Oh, yes. The distractions! Their names are Lily and Asher. I’m sure most parents of school-age children are trying to balance their full-time jobs with their new second profession of educator. We get a steady flow of assignments but not live virtual instruction from their school. As a result, my wife and I are regularly pulled away to help explain new topics and re-focus on the tasks at hand.

Today was right angles, but at times I was obtuse. (No, that didn’t go over well here either).

So how do I stay focused throughout the day? Sometimes, I just don’t. You do your best in all phases, realize it won’t always go according to the original plan and then try to catch up to your commitments when you find those free moments. (Midnight blogging, anyone?)

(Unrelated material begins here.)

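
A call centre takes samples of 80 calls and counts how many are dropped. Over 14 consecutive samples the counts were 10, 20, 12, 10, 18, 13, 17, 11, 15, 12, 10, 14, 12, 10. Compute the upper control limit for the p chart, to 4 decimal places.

0.2886

p̄ = Σdᵢ / (k·n) = 184 / (14 × 80) = 0.16429
UCL = p̄ + 3·√(p̄(1−p̄)/n) = 0.16429 + 3 × √(0.16429×0.83571/80) = 0.16429 + 3 × 0.04143 = 0.28857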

During your WFH day has there been anything unexpected or outwith the ordinary occur?
There have been both positive and negative surprises. Being at the epicenter of the COVID-19 infection in the United States – the constant sounding of ambulance sirens both day and night – was an unwanted and eerie reminder of the serious struggles all around. Fortunately, this has subsided a bit now. Conversely, even weeks into this situation, every night at 7 p.m. without fail, our block erupts with applause in support of our dedicated healthcare workers.

What have you been enjoying the best/least about WFH?
Honestly, the best part of working from home is the amount of time our family is able to spend together. I can’t imagine another time in our lives where we’ll have this opportunity. The old normal was an hour or so in the morning before the kids rush off to school and we rush off to work, followed by a few hours at night before the kids go to sleep and my wife and I have a few moments of quiet to ourselves. Now, there’s a closeness and communication that we simply weren’t able to enjoy before.

Of course, this closeness comes in the cozy package of a two-bedroom apartment housing the four of us. There’s no backyard and the playgrounds are closed. We’re inside. A lot. There’s limited places to go, and so we need to have as much patience as possible, lest we drive each other a little bit zany.

With less of a commute in the morning and evenings, how have you been spending this extra time?
The morning commute has been taken over by prepping the kids for school, opening the assortment of classrooms in browser tabs to try to get them as self-sufficient as possible. And we all have breakfast together. Eliminating the evening commute, however, has opened a variety of opportunities. I’m cooking more than I ever have. Tonight was chicken piccata. A few nights ago, penne ala vodka. And of course, the meal our kids dubbed “Blocks of Sweetness” – our very own recipe for honey maple tofu.

We’re also playing a lot more board games. Current favorites are Clue, chess, and Catan Junior (although we have now tried full-fledged Settlers of Catan). Sadly, I worry if our settlers have adequate project controls software as they strive to build the longest road for two extra victory points.

As you have been adapting to your WHF routine, do you have any tips and tricks for others?
A few thoughts…
•  Continue to hold yourself to high standards (even if you choose pajamas over a button-down)
•  Forgive yourself if the day isn’t playing out as planned during these unusual circumstances
•  Make sure you eat lunch sometime between conference calls
•  Appreciate the hard work of those around you (and tell them that you do)
•  Don’t be afraid to turn on your webcam. And then smile at those on the other end.